Ainsi montait l'horrible flot. La justice semblait avilie; le nom même du roi était en jeu. Diane s'effraya; elle voulut à tout prix la paix et le retour de Montmorency pour l'opposer aux Guises.

Les difficultés étaient moindres. Marie venait de mourir, et Philippe devenu veuf espérait peu épouser sa sœur qui succédait; il insista moins pour Calais. Nous le gardâmes, et les Trois Évêchés. Toutefois à la très-dure condition de renoncer à l'Italie, en rendant le Piémont, non-seulement le Piémont, mais la Savoie, et plus que la Savoie, le Bugey (l'Ain), de sorte que le duc de Savoie se trouva avancé jusqu'à dix lieues de Lyon. Gardant Calais, nous nous fermons au nord, mais pour nous ouvrir au midi.

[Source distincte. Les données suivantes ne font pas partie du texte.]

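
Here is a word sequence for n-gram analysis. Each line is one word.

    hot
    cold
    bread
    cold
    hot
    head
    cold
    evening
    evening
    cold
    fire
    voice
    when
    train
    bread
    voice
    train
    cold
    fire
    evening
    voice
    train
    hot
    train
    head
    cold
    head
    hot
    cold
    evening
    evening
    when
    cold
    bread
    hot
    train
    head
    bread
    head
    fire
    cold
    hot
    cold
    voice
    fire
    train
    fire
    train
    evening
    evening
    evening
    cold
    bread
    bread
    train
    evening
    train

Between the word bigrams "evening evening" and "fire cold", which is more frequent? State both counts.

"evening evening" (4 vs 1)

"evening evening": 4 occurrences
"fire cold": 1 occurrence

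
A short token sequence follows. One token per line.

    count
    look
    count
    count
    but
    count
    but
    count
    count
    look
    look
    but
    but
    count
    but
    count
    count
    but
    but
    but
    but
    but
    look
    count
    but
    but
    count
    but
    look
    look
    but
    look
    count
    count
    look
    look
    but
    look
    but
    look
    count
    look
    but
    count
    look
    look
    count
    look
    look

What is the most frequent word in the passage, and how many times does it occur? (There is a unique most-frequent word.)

Unigram frequencies (highest first):
  but: 17
  count: 16
  look: 16

"but", 17 times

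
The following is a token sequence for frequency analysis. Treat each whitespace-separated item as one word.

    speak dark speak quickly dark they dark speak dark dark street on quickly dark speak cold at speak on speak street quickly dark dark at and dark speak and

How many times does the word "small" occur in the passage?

Scanning the 29 tokens for "small":
  (none found)

0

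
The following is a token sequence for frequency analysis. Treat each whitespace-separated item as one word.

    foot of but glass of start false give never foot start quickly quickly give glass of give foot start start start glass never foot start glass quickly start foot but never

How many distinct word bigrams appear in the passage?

31 tokens → 30 bigram windows in total.
Repeated bigrams (each contributes count−1 duplicates):
  foot start: 3
  glass of: 2
  never foot: 2
  start glass: 2
  start start: 2
6 duplicate windows → 30 − 6 = 24 distinct.

24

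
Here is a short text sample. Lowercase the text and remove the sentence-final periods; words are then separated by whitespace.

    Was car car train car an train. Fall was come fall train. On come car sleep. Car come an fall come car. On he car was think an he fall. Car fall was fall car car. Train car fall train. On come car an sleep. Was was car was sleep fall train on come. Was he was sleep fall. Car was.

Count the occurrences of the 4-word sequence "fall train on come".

3

Scanning the 58 overlapping 4-gram windows for "fall train on come":
  position 11–14: fall train on come
  position 39–42: fall train on come
  position 51–54: fall train on come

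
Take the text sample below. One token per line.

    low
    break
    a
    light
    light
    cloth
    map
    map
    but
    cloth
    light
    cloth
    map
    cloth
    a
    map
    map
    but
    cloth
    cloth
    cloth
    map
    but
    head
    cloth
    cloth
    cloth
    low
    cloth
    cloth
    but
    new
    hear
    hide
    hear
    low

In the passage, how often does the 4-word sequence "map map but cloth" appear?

2

Scanning the 33 overlapping 4-gram windows for "map map but cloth":
  position 7–10: map map but cloth
  position 16–19: map map but cloth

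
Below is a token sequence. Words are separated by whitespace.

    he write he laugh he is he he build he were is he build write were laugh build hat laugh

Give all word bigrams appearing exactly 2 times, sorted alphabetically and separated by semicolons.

he build; is he

Bigram counts meeting the condition (exactly 2 times):
  he build: 2
  is he: 2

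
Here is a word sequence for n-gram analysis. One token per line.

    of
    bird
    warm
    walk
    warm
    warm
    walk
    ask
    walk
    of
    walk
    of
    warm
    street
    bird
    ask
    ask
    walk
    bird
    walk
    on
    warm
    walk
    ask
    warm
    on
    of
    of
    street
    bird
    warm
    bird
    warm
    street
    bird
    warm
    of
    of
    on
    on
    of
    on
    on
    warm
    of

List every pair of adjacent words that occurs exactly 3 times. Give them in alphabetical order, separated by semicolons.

Bigram counts meeting the condition (exactly 3 times):
  street bird: 3
  warm walk: 3

street bird; warm walk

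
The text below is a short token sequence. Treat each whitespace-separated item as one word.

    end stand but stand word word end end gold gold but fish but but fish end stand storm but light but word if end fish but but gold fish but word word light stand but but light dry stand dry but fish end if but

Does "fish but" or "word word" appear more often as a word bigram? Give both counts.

"fish but": 3 occurrences
"word word": 2 occurrences

"fish but" (3 vs 2)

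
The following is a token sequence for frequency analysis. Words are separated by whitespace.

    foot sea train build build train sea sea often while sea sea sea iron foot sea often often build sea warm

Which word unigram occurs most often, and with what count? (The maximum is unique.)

Unigram frequencies (highest first):
  sea: 8
  build: 3
  often: 3
  foot: 2
  train: 2
  while: 1
  … (2 more, each ≤ 1)

"sea", 8 times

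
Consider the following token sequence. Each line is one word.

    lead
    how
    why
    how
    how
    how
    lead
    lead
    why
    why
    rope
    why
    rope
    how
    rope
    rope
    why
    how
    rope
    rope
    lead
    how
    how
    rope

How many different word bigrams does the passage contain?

14

24 tokens → 23 bigram windows in total.
Repeated bigrams (each contributes count−1 duplicates):
  how how: 3
  how rope: 3
  lead how: 2
  rope rope: 2
  rope why: 2
  why how: 2
  why rope: 2
9 duplicate windows → 23 − 9 = 14 distinct.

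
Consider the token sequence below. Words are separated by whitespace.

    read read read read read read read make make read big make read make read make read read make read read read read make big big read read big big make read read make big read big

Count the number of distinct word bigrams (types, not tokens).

9

37 tokens → 36 bigram windows in total.
Repeated bigrams (each contributes count−1 duplicates):
  read read: 12
  make read: 6
  read make: 6
  read big: 3
  big big: 2
  big make: 2
  big read: 2
  make big: 2
27 duplicate windows → 36 − 27 = 9 distinct.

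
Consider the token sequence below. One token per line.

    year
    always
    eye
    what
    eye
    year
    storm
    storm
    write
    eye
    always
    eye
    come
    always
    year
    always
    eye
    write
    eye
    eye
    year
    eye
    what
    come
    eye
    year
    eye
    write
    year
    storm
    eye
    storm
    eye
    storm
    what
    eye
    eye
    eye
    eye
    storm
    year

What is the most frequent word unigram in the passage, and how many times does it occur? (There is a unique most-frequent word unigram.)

Unigram frequencies (highest first):
  eye: 16
  year: 7
  storm: 6
  always: 4
  what: 3
  write: 3
  … (1 more, each ≤ 2)

"eye", 16 times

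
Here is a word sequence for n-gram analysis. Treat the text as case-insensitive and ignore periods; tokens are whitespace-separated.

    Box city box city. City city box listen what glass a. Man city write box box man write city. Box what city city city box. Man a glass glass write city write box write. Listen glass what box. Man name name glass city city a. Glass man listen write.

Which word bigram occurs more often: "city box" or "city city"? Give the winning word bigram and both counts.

"city box": 4 occurrences
"city city": 5 occurrences

"city city" (5 vs 4)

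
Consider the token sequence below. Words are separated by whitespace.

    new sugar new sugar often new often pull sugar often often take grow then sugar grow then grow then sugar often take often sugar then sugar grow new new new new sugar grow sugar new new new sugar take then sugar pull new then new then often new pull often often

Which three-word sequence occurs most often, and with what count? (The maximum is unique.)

"new new new", 3 times

Trigram frequencies (highest first):
  new new new: 3
  grow then sugar: 2
  then sugar grow: 2
  new new sugar: 2
  new sugar new: 1
  sugar new sugar: 1
  … (38 more, each ≤ 1)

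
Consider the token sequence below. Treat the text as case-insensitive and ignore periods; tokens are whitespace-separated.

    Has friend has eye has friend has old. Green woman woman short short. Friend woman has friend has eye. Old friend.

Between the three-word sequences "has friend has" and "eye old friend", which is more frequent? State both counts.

"has friend has": 3 occurrences
"eye old friend": 1 occurrence

"has friend has" (3 vs 1)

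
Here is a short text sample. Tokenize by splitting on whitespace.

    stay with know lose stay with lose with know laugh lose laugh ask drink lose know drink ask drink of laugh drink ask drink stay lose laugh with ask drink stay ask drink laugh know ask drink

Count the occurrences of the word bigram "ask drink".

6

Scanning the 36 overlapping bigram windows for "ask drink":
  position 13–14: ask drink
  position 18–19: ask drink
  position 23–24: ask drink
  position 29–30: ask drink
  position 32–33: ask drink
  position 36–37: ask drink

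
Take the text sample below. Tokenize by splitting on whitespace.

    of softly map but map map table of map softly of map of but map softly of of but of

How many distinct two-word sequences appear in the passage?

14

20 tokens → 19 bigram windows in total.
Repeated bigrams (each contributes count−1 duplicates):
  but map: 2
  map softly: 2
  of but: 2
  of map: 2
  softly of: 2
5 duplicate windows → 19 − 5 = 14 distinct.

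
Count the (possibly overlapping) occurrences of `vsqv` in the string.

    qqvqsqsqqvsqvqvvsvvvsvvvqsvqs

Sliding a length-4 window over the 29 characters (26 positions):
  position 10–13: vsqv

1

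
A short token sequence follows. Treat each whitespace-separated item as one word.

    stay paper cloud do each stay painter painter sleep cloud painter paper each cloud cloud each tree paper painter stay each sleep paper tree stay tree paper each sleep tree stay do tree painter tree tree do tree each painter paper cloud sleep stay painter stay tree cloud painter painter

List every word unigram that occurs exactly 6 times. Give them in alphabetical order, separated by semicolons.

cloud; each; paper

Unigram counts meeting the condition (exactly 6 times):
  cloud: 6
  each: 6
  paper: 6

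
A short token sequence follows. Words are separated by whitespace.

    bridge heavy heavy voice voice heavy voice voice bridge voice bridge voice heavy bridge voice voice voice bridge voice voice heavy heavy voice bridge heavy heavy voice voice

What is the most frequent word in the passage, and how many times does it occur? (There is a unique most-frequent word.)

"voice", 14 times

Unigram frequencies (highest first):
  voice: 14
  heavy: 8
  bridge: 6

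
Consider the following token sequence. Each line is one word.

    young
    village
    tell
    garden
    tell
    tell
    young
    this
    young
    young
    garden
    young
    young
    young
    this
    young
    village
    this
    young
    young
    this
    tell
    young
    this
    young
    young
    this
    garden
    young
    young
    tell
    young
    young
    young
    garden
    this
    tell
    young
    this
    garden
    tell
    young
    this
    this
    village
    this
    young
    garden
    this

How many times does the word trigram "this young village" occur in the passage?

1

Scanning the 47 overlapping trigram windows for "this young village":
  position 15–17: this young village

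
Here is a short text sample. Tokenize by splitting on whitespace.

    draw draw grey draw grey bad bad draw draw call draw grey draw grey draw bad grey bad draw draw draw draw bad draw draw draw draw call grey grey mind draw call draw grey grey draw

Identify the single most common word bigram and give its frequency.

Bigram frequencies (highest first):
  draw draw: 8
  draw grey: 5
  grey draw: 4
  bad draw: 3
  draw call: 3
  grey bad: 2
  … (8 more, each ≤ 2)

"draw draw", 8 times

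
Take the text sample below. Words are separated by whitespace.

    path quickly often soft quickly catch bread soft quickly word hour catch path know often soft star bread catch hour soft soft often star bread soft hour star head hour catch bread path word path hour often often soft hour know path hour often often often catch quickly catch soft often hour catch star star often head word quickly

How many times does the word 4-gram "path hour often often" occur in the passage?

Scanning the 56 overlapping 4-gram windows for "path hour often often":
  position 35–38: path hour often often
  position 42–45: path hour often often

2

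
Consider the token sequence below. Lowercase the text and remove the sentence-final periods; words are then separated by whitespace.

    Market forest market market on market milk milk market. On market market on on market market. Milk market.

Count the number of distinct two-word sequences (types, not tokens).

9

18 tokens → 17 bigram windows in total.
Repeated bigrams (each contributes count−1 duplicates):
  market market: 3
  market on: 3
  on market: 3
  market milk: 2
  milk market: 2
8 duplicate windows → 17 − 8 = 9 distinct.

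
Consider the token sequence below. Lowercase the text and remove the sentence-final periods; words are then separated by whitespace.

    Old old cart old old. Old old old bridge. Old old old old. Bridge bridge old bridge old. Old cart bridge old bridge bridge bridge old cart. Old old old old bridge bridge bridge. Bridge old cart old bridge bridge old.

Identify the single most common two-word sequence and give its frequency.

Bigram frequencies (highest first):
  old old: 12
  bridge old: 7
  bridge bridge: 7
  old bridge: 6
  old cart: 4
  cart old: 3
  … (1 more, each ≤ 1)

"old old", 12 times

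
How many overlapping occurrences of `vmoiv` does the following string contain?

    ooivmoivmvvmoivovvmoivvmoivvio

4

Sliding a length-5 window over the 30 characters (26 positions):
  position 4–8: vmoiv
  position 11–15: vmoiv
  position 18–22: vmoiv
  position 23–27: vmoiv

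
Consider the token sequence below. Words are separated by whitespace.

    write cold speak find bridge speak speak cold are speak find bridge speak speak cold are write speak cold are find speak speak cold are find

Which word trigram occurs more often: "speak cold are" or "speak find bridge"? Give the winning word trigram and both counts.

"speak cold are": 4 occurrences
"speak find bridge": 2 occurrences

"speak cold are" (4 vs 2)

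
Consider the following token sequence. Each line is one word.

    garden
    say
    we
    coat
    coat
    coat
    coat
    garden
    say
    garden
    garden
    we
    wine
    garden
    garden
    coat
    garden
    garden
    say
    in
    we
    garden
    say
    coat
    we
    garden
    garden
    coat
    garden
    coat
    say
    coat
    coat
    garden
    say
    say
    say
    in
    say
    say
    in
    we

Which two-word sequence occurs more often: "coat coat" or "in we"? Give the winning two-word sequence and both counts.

"coat coat" (4 vs 2)

"coat coat": 4 occurrences
"in we": 2 occurrences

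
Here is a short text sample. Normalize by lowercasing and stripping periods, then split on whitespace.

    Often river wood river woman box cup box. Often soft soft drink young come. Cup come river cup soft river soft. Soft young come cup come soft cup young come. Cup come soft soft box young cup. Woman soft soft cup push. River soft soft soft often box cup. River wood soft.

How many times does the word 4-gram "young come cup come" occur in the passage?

3

Scanning the 49 overlapping 4-gram windows for "young come cup come":
  position 13–16: young come cup come
  position 23–26: young come cup come
  position 29–32: young come cup come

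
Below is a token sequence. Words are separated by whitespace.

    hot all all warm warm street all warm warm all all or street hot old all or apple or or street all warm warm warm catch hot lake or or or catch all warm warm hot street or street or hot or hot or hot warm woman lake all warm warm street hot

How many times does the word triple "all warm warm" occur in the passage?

5

Scanning the 51 overlapping trigram windows for "all warm warm":
  position 3–5: all warm warm
  position 7–9: all warm warm
  position 22–24: all warm warm
  position 33–35: all warm warm
  position 49–51: all warm warm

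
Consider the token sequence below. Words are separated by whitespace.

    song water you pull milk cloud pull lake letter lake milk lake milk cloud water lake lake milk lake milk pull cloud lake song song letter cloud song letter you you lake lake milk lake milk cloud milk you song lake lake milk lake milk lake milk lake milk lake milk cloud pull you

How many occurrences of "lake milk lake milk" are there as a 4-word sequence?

7

Scanning the 51 overlapping 4-gram windows for "lake milk lake milk":
  position 10–13: lake milk lake milk
  position 17–20: lake milk lake milk
  position 33–36: lake milk lake milk
  position 42–45: lake milk lake milk
  position 44–47: lake milk lake milk
  position 46–49: lake milk lake milk
  position 48–51: lake milk lake milk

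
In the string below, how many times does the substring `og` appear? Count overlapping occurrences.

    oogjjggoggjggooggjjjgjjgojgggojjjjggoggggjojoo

Sliding a length-2 window over the 46 characters (45 positions):
  position 2–3: og
  position 8–9: og
  position 15–16: og
  position 37–38: og

4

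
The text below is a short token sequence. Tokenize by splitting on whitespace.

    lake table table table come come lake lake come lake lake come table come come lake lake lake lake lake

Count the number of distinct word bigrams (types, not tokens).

20 tokens → 19 bigram windows in total.
Repeated bigrams (each contributes count−1 duplicates):
  lake lake: 6
  come lake: 3
  come come: 2
  lake come: 2
  table come: 2
  table table: 2
11 duplicate windows → 19 − 11 = 8 distinct.

8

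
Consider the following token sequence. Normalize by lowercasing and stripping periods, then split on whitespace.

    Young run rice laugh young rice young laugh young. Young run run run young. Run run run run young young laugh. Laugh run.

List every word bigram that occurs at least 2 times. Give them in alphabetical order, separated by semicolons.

laugh young; run run; run young; young laugh; young run; young young

Bigram counts meeting the condition (at least 2 times):
  laugh young: 2
  run run: 5
  run young: 2
  young laugh: 2
  young run: 3
  young young: 2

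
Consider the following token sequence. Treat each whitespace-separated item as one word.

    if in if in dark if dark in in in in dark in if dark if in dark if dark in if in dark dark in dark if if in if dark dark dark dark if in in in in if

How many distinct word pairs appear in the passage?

41 tokens → 40 bigram windows in total.
Repeated bigrams (each contributes count−1 duplicates):
  if in: 6
  in in: 6
  dark if: 5
  in dark: 5
  in if: 5
  dark dark: 4
  dark in: 4
  if dark: 4
31 duplicate windows → 40 − 31 = 9 distinct.

9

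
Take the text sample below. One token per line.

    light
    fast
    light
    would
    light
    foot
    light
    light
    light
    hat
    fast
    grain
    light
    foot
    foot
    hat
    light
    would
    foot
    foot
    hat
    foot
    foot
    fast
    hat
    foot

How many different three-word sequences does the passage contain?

26 tokens → 24 trigram windows in total.
Repeated trigrams (each contributes count−1 duplicates):
  foot foot hat: 2
1 duplicate windows → 24 − 1 = 23 distinct.

23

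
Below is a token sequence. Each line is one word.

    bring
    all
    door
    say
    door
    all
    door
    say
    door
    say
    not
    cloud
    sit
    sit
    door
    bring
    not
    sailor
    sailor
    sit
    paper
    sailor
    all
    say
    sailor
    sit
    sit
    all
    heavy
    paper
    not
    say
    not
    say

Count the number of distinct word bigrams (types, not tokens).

34 tokens → 33 bigram windows in total.
Repeated bigrams (each contributes count−1 duplicates):
  door say: 3
  all door: 2
  not say: 2
  sailor sit: 2
  say door: 2
  say not: 2
  sit sit: 2
8 duplicate windows → 33 − 8 = 25 distinct.

25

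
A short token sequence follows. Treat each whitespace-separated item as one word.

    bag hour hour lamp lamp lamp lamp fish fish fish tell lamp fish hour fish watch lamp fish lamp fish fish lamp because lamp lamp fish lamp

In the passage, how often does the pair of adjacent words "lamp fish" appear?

5

Scanning the 26 overlapping bigram windows for "lamp fish":
  position 7–8: lamp fish
  position 12–13: lamp fish
  position 17–18: lamp fish
  position 19–20: lamp fish
  position 25–26: lamp fish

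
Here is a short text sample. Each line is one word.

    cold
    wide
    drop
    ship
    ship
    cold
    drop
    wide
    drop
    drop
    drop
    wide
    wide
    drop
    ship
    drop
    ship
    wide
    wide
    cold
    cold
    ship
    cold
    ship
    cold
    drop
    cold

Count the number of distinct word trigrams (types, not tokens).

27 tokens → 25 trigram windows in total.
Repeated trigrams (each contributes count−1 duplicates):
  cold ship cold: 2
  ship cold drop: 2
  wide drop ship: 2
3 duplicate windows → 25 − 3 = 22 distinct.

22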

Les vieux qui se souvenaient de Cérisoles et de François Ier, de cinquante ans de guerre, faisaient la lamentable énumération des deux cents places fortes que la France rendait d'un trait de plume;—une autre place encore, les Alpes, la grande citadelle que Dieu a mise au milieu de l'Europe.

Deux petits débris italiens qui faisaient mine encore de vivre furent laissés là à leur destin, nos amis de Sienne et nos amis de Corse, abandonnés, livrés. Des Alpes à l'Etna, on n'entendit plus une haleine qui fit souvenir de la grande Italie.

On avait autre chose à faire. Montmorency avait hâte de rentrer, et Philippe II de le renvoyer; il ne souffrit pas qu'il payât sa grosse rançon de connétable, lui fit grâce, dit-on, de deux cent mille écus.

Mais les Guises non moins voulaient traiter. Le cardinal, d'accord avec Granvelle, sentait que les deux monarchies n'avaient d'ennemis que le protestantisme. Un rôle immense allait s'ouvrir en France au cardinal inquisiteur, au duc, chef populaire, épée des catholiques.

Philippe II devait épouser la fille du roi de France. Et celui-ci épousait l'Inquisition, désormais établie en France, aux Pays-Bas, partout. Cet article secret fut révélé à Guillaume d'Orange, l'un des ambassadeurs d'Espagne. Par qui? Par Henri même, qui le croyait instruit. Le Taciturne écouta, ne témoigna aucun étonnement, mais se le tint pour dit, et dès lors prit ses mesures. Il le déclare dans son Apologie.

Sous ces joyeux auspices, deux mariages allaient avoir lieu: sur-le-champ, le Dauphin épouse la reine d'Écosse, Marie Stuart (24 avril), et tout à l'heure le duc d'Albe va venir épouser pour son maître notre princesse Élisabeth.

Le mariage écossais, accompli malgré Diane et la reine, fut le sceau du triomphe des Guises. Ils firent écrire par l'épousée que, si elle mourait, elle donnait l'Écosse à Henri II; que, de son vivant même, la France aurait l'usufruit de l'Écosse jusqu'au remboursement de ce qu'elle avait avancé. Enfin elle signa une protestation contre les lois et constitutions de l'Écosse qu'elle allait jurer. Trois crimes et trois fautes. À quoi ils ajoutèrent la faute insigne de lui faire prendre les armes d'Angleterre, sûr moyen de lui rendre Élisabeth hostile, implacable, et jusqu'à la mort.

Ils voulaient exiger des Écossais, venus pour le mariage, les joyaux et la couronne d'Écosse. Les ambassadeurs refusèrent, et le malheur voulut qu'ils mourussent peu de jours après.